Abstract
Information extraction from images is now incredibly valuable for many
new inventions. Even though there are several simple methods for extracting
information from the images, feasibility and accuracy are critical. One of the simplest
and most significant processes is feature extraction from the images. Many scientific
approaches are derived by the experts based on the extracted features for a better
conclusion of their work. Mathematical procedures, like Scientific methods, play an
important role in image analysis. The Bag of Visual Words (BoVW) [1, 2, 3] is one of
them, and it is helpful to figure out how similar a group of images is. A set of visual
words characterises the images in the Bag of Visual Words model, which are
subsequently aggregated in a histogram per image [4]. The histogram difference
depicts the similarities among the images. The reweighting methodology known as
Term Frequency – Inverse Document Frequency (TF-IDF) [5] refines this procedure.

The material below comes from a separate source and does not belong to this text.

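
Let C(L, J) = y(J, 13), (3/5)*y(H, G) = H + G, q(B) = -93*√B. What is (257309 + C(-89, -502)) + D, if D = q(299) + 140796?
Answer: 397290 - 93*√299 ≈ 3.9568e+5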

The overall weighting [6] for all words in each histogram is calculated before
reweighting. As per the traditional way, the images are transformed into the matrix
called as Cost matrix. It is constructed through two mathematical: Euclidean distances
and Cosine distances. The main purpose of finding these distances is to detect
similarity between the histograms. Further the histograms are normalized and both
distances are calculated. The visual representation is also generated. The two
mathematical methods are compared to see which one is appropriate for checking
resemblance. The strategy identified as the optimum solution based on the findings aids
in fraud detection in digital signature, Image Processing, and classification of images.